3. An apparatus as in claim 2, in which the fuel injector control means comprises a flyweight assembly.

4. An apparatus as in claim 2, in which the fuel injector means comprises a fuel injection pump including a pump housing formed with a bore and a piston reciprocatingly sealingly slidable in the bore for fuel injection, the fuel injector control means comprising fuel injector valve means provided to the injection pump.

5. An apparatus as in claim 4, in which the fuel injector means further comprises a rotary cam to reciprocate the piston for fuel injection, the cam being rotatingly driven by the input member, the fuel injection timing means connecting the cam to the input member and being constructed to control an angular position of the cam relative to the input member in accordance with said pressure.

6. An apparatus as in claim 5, in which the fuel injection timing means comprises a coupler connecting the cam to the input member, the coupler being so constructed that longitudinal movement of the coupler causes rotation of the cam relative to the input member, the fuel injection timing means further comprising pressure piston means for longitudinally positioning the coupler in accordance with said pressure.
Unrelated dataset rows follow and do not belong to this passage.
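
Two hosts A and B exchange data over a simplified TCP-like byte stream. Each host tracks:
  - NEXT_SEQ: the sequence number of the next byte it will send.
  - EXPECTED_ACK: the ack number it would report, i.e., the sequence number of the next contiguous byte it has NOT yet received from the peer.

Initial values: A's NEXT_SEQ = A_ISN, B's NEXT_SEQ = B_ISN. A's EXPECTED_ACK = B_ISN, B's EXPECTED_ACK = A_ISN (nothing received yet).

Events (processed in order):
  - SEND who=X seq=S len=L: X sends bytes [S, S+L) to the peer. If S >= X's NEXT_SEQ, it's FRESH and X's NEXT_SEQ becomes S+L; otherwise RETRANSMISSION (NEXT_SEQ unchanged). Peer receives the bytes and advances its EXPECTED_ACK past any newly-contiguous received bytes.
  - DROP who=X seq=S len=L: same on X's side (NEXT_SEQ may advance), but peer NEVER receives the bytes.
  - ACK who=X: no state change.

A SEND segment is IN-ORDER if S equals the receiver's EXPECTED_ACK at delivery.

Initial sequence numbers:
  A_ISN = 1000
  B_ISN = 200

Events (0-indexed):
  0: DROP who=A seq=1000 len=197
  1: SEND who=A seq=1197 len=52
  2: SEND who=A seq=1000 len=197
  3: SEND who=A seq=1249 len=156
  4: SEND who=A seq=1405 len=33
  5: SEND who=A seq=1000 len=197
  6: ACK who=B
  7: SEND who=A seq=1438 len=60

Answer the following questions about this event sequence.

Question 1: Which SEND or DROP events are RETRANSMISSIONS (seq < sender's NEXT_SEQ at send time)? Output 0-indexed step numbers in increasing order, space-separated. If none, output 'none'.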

7. An apparatus as in claim 2, in which the first member comprises a fixed shaft, the passageway comprises a longitudinal passageway formed through the shaft and the first and second orifices comprise first and second longitudinally spaced radial passageways respectively formed through the shaft, the second member comprising a sleeve sealingly slidable on the shaft and being formed with a hole alignable with the second radial passageway.